War and the Tragedy of the Commons, Part 5
By 2003, reports were surfacing of cancer clusters and birth disorders in conflict areas of the Balkans and Iraq, raising fears about human exposure to depleted uranium (DU) and its fate and transport in war environments. Gulf War Syndrome, a catchall for mysterious and disabling symptoms and conditions suffered by nearly 40 percent of 540,000 veterans of the three-week ground war (which killed fewer than 200 US soldiers), remained an unyielding conundrum. A colleague and I prepared a fact sheet on depleted uranium, given its first use in the 1991 Persian Gulf War and growing use by the United States and Britain in subsequent wars. We labored in a meager research environment and detected an unsettling complacency around the question of environmental health impacts of DU munitions.
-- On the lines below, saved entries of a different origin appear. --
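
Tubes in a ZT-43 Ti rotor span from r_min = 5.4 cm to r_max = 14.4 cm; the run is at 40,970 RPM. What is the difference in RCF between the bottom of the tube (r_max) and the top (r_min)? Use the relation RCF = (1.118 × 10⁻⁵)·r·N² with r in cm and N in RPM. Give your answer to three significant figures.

169000 g

RCF_max = 1.118 × 10⁻⁵ × 14.4 × (40970)² = 1.118 × 10⁻⁵ × 14.4 × 1,678,540,900 ≈ 270,231.7 × g
RCF_min = 1.118 × 10⁻⁵ × 5.4 × (40970)² = 1.118 × 10⁻⁵ × 5.4 × 1,678,540,900 ≈ 101,336.9 × g
ΔRCF = 270,231.7 − 101,336.9 = 168,894.8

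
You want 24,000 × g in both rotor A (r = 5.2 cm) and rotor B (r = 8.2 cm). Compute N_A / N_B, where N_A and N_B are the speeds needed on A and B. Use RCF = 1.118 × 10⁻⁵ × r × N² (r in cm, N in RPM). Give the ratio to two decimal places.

1.26

At fixed RCF, N ∝ 1/√r, so N_A/N_B = √(r_B/r_A) = √(8.2/5.2) = √1.576923 = 1.2558.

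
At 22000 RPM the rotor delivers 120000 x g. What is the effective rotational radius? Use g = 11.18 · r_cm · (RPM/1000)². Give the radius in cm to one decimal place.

r ≈ 22.2 cm

120000 = 11.18 × r × (22)²
r = 120000 / (11.18 × 484) = 120000 / 5411.12 ≈ 22.177 cm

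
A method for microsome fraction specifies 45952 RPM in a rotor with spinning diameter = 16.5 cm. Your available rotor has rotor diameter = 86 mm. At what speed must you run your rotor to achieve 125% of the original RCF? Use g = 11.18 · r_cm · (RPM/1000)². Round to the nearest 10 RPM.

≈ 71160 RPM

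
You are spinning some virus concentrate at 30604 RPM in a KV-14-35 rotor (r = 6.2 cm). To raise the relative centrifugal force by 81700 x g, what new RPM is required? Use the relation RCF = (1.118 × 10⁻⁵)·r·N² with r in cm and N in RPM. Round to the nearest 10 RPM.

Current RCF = 1.118 × 10⁻⁵ × 6.2 × (30604)² = 1.118 × 10⁻⁵ × 6.2 × 936,604,816 ≈ 64,921.7 × g
Target RCF = 64,921.7 + 81,700 = 146,621.7 × g
N² = 146,621.7 / (6.9316 × 10⁻⁵) = 2,115,264,874
N ≈ √2,115,264,874 ≈ 45,992.0

≈ 45990 RPM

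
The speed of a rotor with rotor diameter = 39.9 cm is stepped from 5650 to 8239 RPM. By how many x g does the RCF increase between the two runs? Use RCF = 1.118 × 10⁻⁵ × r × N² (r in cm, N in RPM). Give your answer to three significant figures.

≈ 8020 x g

r = 39.9 / 2 = 19.95 cm
RCF₁ = 1.118 × 10⁻⁵ × 19.95 × (5650)² = 1.118 × 10⁻⁵ × 19.95 × 31,922,500 ≈ 7,120 × g
RCF₂ = 1.118 × 10⁻⁵ × 19.95 × (8239)² = 1.118 × 10⁻⁵ × 19.95 × 67,881,121 ≈ 15,140.3 × g
Increase = 15,140.3 − 7,120 = 8,020.3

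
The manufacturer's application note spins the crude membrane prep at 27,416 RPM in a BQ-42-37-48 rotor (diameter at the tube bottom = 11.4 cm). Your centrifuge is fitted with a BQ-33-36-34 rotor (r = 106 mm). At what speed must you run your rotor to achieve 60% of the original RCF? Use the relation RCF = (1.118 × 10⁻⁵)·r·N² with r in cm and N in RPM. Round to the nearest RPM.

≈ 15573 RPM

Original rotor: r = 11.4 / 2 = 5.7 cm
RCF_original = 1.118 × 10⁻⁵ × 5.7 × (27416)² = 1.118 × 10⁻⁵ × 5.7 × 751,637,056 ≈ 47,898.8 × g
Target RCF = 0.6 × 47,898.8 ≈ 28,739.3 × g
Your rotor: r = 106 mm = 10.6 cm
28,739.3 = 1.118 × 10⁻⁵ × 10.6 × N²
N² = 28,739.3 / (11.8508 × 10⁻⁵) = 242,509,366
N ≈ √242,509,366 ≈ 15,572.7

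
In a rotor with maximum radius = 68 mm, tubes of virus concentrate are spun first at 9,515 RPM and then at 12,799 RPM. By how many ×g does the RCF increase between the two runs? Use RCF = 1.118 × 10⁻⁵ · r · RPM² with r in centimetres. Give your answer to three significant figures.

5570 ×g

r = 68 mm = 6.8 cm
RCF₁ = 1.118 × 10⁻⁵ × 6.8 × (9515)² = 1.118 × 10⁻⁵ × 6.8 × 90,535,225 ≈ 6,882.8 × g
RCF₂ = 1.118 × 10⁻⁵ × 6.8 × (12799)² = 1.118 × 10⁻⁵ × 6.8 × 163,814,401 ≈ 12,453.8 × g
Increase = 12,453.8 − 6,882.8 = 5,571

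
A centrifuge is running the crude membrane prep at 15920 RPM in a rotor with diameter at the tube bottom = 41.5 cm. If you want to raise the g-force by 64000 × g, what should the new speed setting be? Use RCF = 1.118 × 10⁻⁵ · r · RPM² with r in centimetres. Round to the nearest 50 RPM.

r = 41.5 / 2 = 20.75 cm
Current RCF = 1.118 × 10⁻⁵ × 20.75 × (15920)² = 1.118 × 10⁻⁵ × 20.75 × 253,446,400 ≈ 58,795.8 × g
Target RCF = 58,795.8 + 64,000 = 122,795.8 × g
N² = 122,795.8 / (23.1985 × 10⁻⁵) = 529,326,465
N ≈ √529,326,465 ≈ 23,007.1

23000 RPM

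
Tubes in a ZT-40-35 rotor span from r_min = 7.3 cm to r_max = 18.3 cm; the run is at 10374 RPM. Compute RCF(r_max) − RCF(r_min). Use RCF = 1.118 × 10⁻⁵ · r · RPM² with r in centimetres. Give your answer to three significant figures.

RCF_max = 1.118 × 10⁻⁵ × 18.3 × (10374)² = 1.118 × 10⁻⁵ × 18.3 × 107,619,876 ≈ 22,018.4 × g
RCF_min = 1.118 × 10⁻⁵ × 7.3 × (10374)² = 1.118 × 10⁻⁵ × 7.3 × 107,619,876 ≈ 8,783.3 × g
ΔRCF = 22,018.4 − 8,783.3 = 13,235.1

≈ 13200 x g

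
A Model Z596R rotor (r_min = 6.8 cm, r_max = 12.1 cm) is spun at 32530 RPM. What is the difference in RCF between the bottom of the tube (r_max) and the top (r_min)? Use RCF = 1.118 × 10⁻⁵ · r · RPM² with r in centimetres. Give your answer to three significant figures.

62700 × g

RCF_max = 1.118 × 10⁻⁵ × 12.1 × (32530)² = 1.118 × 10⁻⁵ × 12.1 × 1,058,200,900 ≈ 143,151.3 × g
RCF_min = 1.118 × 10⁻⁵ × 6.8 × (32530)² = 1.118 × 10⁻⁵ × 6.8 × 1,058,200,900 ≈ 80,448.7 × g
ΔRCF = 143,151.3 − 80,448.7 = 62,702.6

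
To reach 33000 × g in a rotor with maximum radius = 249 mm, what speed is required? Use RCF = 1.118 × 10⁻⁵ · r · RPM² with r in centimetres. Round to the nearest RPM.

r = 249 mm = 24.9 cm
33,000 = 1.118 × 10⁻⁵ × 24.9 × N²
N² = 33,000 / (27.8382 × 10⁻⁵) = 118,542,147
N ≈ √118,542,147 ≈ 10,887.7

N ≈ 10888 RPM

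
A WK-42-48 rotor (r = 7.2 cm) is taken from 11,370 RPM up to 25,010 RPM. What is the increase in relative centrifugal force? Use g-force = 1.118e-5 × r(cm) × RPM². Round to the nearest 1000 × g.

40000 g

RCF₁ = 1.118 × 10⁻⁵ × 7.2 × (11370)² = 1.118 × 10⁻⁵ × 7.2 × 129,276,900 ≈ 10,406.3 × g
RCF₂ = 1.118 × 10⁻⁵ × 7.2 × (25010)² = 1.118 × 10⁻⁵ × 7.2 × 625,500,100 ≈ 50,350.3 × g
Increase = 50,350.3 − 10,406.3 = 39,944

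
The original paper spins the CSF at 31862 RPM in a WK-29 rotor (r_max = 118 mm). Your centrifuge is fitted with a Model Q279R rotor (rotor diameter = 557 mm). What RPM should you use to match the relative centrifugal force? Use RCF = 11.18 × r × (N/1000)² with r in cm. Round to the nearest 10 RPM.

≈ 20740 RPM

Original rotor: r = 118 mm = 11.8 cm
RCF = 11.18 × r × (N/1000)²
RCF_original = 11.18 × 11.8 × (31.862)² = 11.18 × 11.8 × 1,015.187044 ≈ 133,927.5 × g
Your rotor: r = 557 mm / 2 = 278.5 mm = 27.85 cm
133,927.5 = 11.18 × 27.85 × (N/1000)²
(N/1000)² = 133,927.5 / 311.363 = 430.133
N = 1000 × √430.133 ≈ 20,739.6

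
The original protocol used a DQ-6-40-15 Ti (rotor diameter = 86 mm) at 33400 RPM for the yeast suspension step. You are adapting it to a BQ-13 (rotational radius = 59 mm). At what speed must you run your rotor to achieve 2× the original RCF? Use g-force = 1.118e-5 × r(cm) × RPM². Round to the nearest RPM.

40325 RPM

Original rotor: r = 86 mm / 2 = 43 mm = 4.3 cm
RCF = 1.118 × 10⁻⁵ × r × N²
RCF_original = 1.118 × 10⁻⁵ × 4.3 × (33400)² = 1.118 × 10⁻⁵ × 4.3 × 1,115,560,000 ≈ 53,629.4 × g
Target RCF = 2 × 53,629.4 ≈ 107,258.8 × g
Your rotor: r = 59 mm = 5.9 cm
107,258.8 = 1.118 × 10⁻⁵ × 5.9 × N²
N² = 107,258.8 / (6.5962 × 10⁻⁵) = 1,626,069,555
N ≈ √1,626,069,555 ≈ 40,324.6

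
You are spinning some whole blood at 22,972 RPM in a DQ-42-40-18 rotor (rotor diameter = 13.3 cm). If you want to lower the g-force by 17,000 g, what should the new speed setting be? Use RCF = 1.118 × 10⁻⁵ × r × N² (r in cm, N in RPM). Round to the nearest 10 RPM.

17290 RPM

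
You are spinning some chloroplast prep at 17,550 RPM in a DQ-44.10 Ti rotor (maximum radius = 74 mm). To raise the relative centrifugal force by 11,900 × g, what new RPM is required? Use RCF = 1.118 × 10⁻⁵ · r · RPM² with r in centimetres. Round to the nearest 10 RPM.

N₂ ≈ 21260 RPM

r = 74 mm = 7.4 cm
Current RCF = 1.118 × 10⁻⁵ × 7.4 × (17550)² = 1.118 × 10⁻⁵ × 7.4 × 308,002,500 ≈ 25,481.7 × g
Target RCF = 25,481.7 + 11,900 = 37,381.7 × g
N² = 37,381.7 / (8.2732 × 10⁻⁵) = 451,840,884
N ≈ √451,840,884 ≈ 21,256.5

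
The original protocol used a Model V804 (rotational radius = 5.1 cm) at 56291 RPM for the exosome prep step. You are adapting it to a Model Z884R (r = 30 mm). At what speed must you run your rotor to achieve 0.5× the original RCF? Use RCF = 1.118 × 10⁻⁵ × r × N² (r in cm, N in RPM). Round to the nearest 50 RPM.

RCF_original = 1.118 × 10⁻⁵ × 5.1 × (56291)² = 1.118 × 10⁻⁵ × 5.1 × 3,168,676,681 ≈ 180,671.6 × g
Target RCF = 0.5 × 180,671.6 ≈ 90,335.8 × g
Your rotor: r = 30 mm = 3.0 cm
90,335.8 = 1.118 × 10⁻⁵ × 3 × N²
N² = 90,335.8 / (3.354 × 10⁻⁵) = 2,693,375,075
N ≈ √2,693,375,075 ≈ 51,897.7

51900 RPM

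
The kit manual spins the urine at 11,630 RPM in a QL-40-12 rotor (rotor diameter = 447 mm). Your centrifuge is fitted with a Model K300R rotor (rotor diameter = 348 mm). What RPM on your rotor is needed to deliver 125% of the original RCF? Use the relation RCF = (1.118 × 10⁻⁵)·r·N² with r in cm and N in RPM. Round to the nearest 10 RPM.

≈ 14740 RPM

Original rotor: r = 447 mm / 2 = 223.5 mm = 22.35 cm
RCF_original = 1.118 × 10⁻⁵ × 22.35 × (11630)² = 1.118 × 10⁻⁵ × 22.35 × 135,256,900 ≈ 33,797 × g
Target RCF = 1.25 × 33,797 ≈ 42,246.2 × g
Your rotor: r = 348 mm / 2 = 174 mm = 17.4 cm
42,246.2 = 1.118 × 10⁻⁵ × 17.4 × N²
N² = 42,246.2 / (19.4532 × 10⁻⁵) = 217,168,384
N ≈ √217,168,384 ≈ 14,736.6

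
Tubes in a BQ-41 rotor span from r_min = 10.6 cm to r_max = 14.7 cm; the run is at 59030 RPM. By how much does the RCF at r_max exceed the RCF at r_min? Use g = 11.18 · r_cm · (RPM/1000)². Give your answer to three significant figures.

ΔRCF ≈ 160000 × g

RCF_max = 11.18 × 14.7 × (59.03)² = 11.18 × 14.7 × 3,484.5409 ≈ 572,670.4 × g
RCF_min = 11.18 × 10.6 × (59.03)² = 11.18 × 10.6 × 3,484.5409 ≈ 412,946 × g
ΔRCF = 572,670.4 − 412,946 = 159,724.4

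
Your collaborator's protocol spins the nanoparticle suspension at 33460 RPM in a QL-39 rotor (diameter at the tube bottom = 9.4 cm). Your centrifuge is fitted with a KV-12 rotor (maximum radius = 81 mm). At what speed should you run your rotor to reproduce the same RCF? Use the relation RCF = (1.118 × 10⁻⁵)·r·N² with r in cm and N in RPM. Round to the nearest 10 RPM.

25490 RPM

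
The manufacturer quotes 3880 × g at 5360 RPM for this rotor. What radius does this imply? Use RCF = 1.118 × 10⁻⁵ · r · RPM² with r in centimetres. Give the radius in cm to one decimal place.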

Little governmental research on Gulf War veterans was being conducted other than a small study on 29 veterans with DU metal shrapnel fragments in their bodies, cancer cluster reports were dismissed as anecdotal and alarmist, and DU was pigeonholed as "weak" and "feeble" radiation with no predictable risk. Thus, the US decision to use DU in weapons was made in an environment of uncertainty and intentional ignorance about the health risks to those exposed in conflict and post-conflict situations. Accustomed to policing and polluting everyone's backyard, the Department of Defense (DoD) still maintains a shroud of secrecy around depleted uranium, as it has with abandoned hazardous waste contaminating military bases and countries in which our government has waged war...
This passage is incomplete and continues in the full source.